Ancient human migration to Europe revealed by genome analysis Anthropology

Genetic sequencing of human remains dating to 45,000 years ago revealed a previously unknown migration to Europe and during this period, mixing with Neanderthals was more common than previously thought.

The research is based on analysis of several ancient human remains – which contain a whole tooth and bone fragments – that were found in a cave in Bulgaria last year.

According to genetic order, the remains came from individuals who were more closely linked to the current population in East Asia and the Americas than populations in Europe.

“This indicates that they were part of a modern human migration to Europe that was not previously known from the genetic record,” the research, published Wednesday in the journal Nature, said.

It also contains ‘evidence that there was at least continuity between the earliest modern people in Europe and the later people in Eurasia’, the study added.

The findings “shifted our previous understanding of earlier human migrations to Europe,” said Mateja Hajdinjak, a fellow researcher at the Max Planck Institute for Evolutionary Anthropology.

“It showed how even the earliest history of modern Europeans in Europe could have been turbulent and involved population replacements,” she told AFP.

One possibility raised by the findings is a proliferation of human groups which are then replaced [by other groups] later in Western Eurasia, but continues to live and contribute to the descent of the people of Eastern Eurasia, ”she added.

The remains were discovered last year in the Bacho Kiro Cave in Bulgaria and were praised at the time as proof that people lived with Neanderthals in Europe significantly earlier than once thought.

Genetic analysis of the remains also revealed that modern people in Europe at that time mixed more with Neanderthals than was previously assumed.
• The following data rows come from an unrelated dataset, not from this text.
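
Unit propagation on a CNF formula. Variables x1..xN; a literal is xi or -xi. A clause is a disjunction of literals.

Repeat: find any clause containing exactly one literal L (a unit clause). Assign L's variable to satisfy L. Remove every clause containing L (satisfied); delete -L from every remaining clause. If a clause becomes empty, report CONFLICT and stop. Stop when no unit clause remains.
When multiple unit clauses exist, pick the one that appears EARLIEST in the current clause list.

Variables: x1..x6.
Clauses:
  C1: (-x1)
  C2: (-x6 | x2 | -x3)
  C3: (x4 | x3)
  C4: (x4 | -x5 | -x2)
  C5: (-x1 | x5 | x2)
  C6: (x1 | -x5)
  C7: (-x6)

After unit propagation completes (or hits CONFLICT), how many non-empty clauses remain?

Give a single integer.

Answer: 1

Derivation:
unit clause [-1] forces x1=F; simplify:
  drop 1 from [1, -5] -> [-5]
  satisfied 2 clause(s); 5 remain; assigned so far: [1]
unit clause [-5] forces x5=F; simplify:
  satisfied 2 clause(s); 3 remain; assigned so far: [1, 5]
unit clause [-6] forces x6=F; simplify:
  satisfied 2 clause(s); 1 remain; assigned so far: [1, 5, 6]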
All the individuals of the “Bacho Kiro Cave” had Neanderthal ancestors five or seven generations before they lived, indicating that the mixture [mixing] between these first people in Europe and Neanderthal people was common, ”said Hajdinjak.

Previous evidence of early human-Neanderthal mixing in Europe comes from a single individual named Oasis 1, which is 40,000 years old and was found in Romania.

“Until now, we could not rule out that it was a coincidental find,” Hajdinjak said.

The findings were accompanied by separate research published Wednesday in the journal Nature Ecology and Evolution, regarding genome sequences of samples of a skull found in the Czech Republic.

The skull was found in the Zlaty kun area in 1950, but its age has been the subject of debate and conflicting findings in recent decades.

Initial analysis suggested that it was older than 30,000 years, but dating of radiocarbon gave an age closer to 15,000 years.

Genetic analysis now seems to have solved the issue, suggesting an age of at least 45,000 years, said Kay Prufer of the Max Planck Institute’s Department of Archeogenetics, who led the research.

“We take advantage of the fact that everyone who traces their ancestry back to the individuals who left Africa more than 50,000 years ago has a bit of Neanderthal ancestry in their genomes,” he told AFP.

These traces of Neanderthal appear in short blocks in modern human genomes, and increasingly longer in human history.

“In older individuals, such as the 45,000-year-old Ust’-Ishim man from Siberia, these blocks are much longer,” Prufer said.

‘We find that the genome of the Zlaty kun woman has even longer blocks than that of the Ust’-Ishim man. It makes us confident that she lived at the same time, or even earlier. ”

Despite dating to about the same period as the Bacho Kiro remains, the Zlaty kun skull does not share genetic ties with modern Asian or European populations.

Prufer now hopes to investigate how the populations that produced the two sets of surplus are related.

“We do not know who were the first Europeans to venture into an unknown country,” he said.

“By analyzing their genomes, we determine a part of our own history that has been lost over time.”